El gabinete de unidad nacional debe reunir pluralismo, capacidad y honestidad. Las dos primeras condiciones son indispensables; la tercera es no negociable. Se puede convocar a los mejores técnicos, pero ninguna habilidad profesional compensa una trayectoria marcada por denuncias graves, sombras o vínculos dudosos. En un país herido por la corrupción, la honestidad no es un adorno moral, es la condición de un gobierno que necesita diferenciarse con claridad. No esperamos santos, esperamos servidores públicos limpios, capaces de mirar de frente. Quien asuma un ministerio debe representar una ruptura ética con el pasado inmediato.

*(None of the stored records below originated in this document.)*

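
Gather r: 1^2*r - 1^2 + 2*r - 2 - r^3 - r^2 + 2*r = -r^3 - r^2 + 5*r - 3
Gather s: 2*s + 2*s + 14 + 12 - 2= 4*s + 24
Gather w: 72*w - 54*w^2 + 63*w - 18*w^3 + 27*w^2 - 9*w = -18*w^3 - 27*w^2 + 126*w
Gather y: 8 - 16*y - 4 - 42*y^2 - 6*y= -42*y^2 - 22*y + 4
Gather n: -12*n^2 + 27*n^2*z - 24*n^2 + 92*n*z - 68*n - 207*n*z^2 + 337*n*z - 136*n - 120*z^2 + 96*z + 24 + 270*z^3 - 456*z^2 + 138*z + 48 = n^2*(27*z - 36) + n*(-207*z^2 + 429*z - 204) + 270*z^3 - 576*z^2 + 234*z + 72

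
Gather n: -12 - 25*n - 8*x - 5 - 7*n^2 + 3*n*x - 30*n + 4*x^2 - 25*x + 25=-7*n^2 + n*(3*x - 55) + 4*x^2 - 33*x + 8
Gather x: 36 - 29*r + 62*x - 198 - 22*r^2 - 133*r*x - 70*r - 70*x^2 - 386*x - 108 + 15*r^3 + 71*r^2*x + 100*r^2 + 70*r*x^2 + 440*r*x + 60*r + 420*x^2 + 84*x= 15*r^3 + 78*r^2 - 39*r + x^2*(70*r + 350) + x*(71*r^2 + 307*r - 240) - 270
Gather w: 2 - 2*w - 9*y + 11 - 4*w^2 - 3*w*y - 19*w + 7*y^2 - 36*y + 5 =-4*w^2 + w*(-3*y - 21) + 7*y^2 - 45*y + 18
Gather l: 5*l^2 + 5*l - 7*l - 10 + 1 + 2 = 5*l^2 - 2*l - 7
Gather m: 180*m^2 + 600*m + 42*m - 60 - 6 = 180*m^2 + 642*m - 66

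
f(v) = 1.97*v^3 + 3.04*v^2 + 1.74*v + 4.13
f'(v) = 5.91*v^2 + 6.08*v + 1.74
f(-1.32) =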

La transferencia, bien iniciada prontamente, no puede ser la antesala de acomodos ni cuotas.

Es una nueva etapa en la que la honestidad debe brillar por su presencia; sin ella no habrá autoridad moral, lucha eficaz contra la corrupción ni legitimidad recuperada. Gobernar bien empieza escogiendo bien. Es el primer examen de la nueva presidenta y también su primera oportunidad. Sin excusas ni cálculos. El país entero mira a las personas que la acompañan.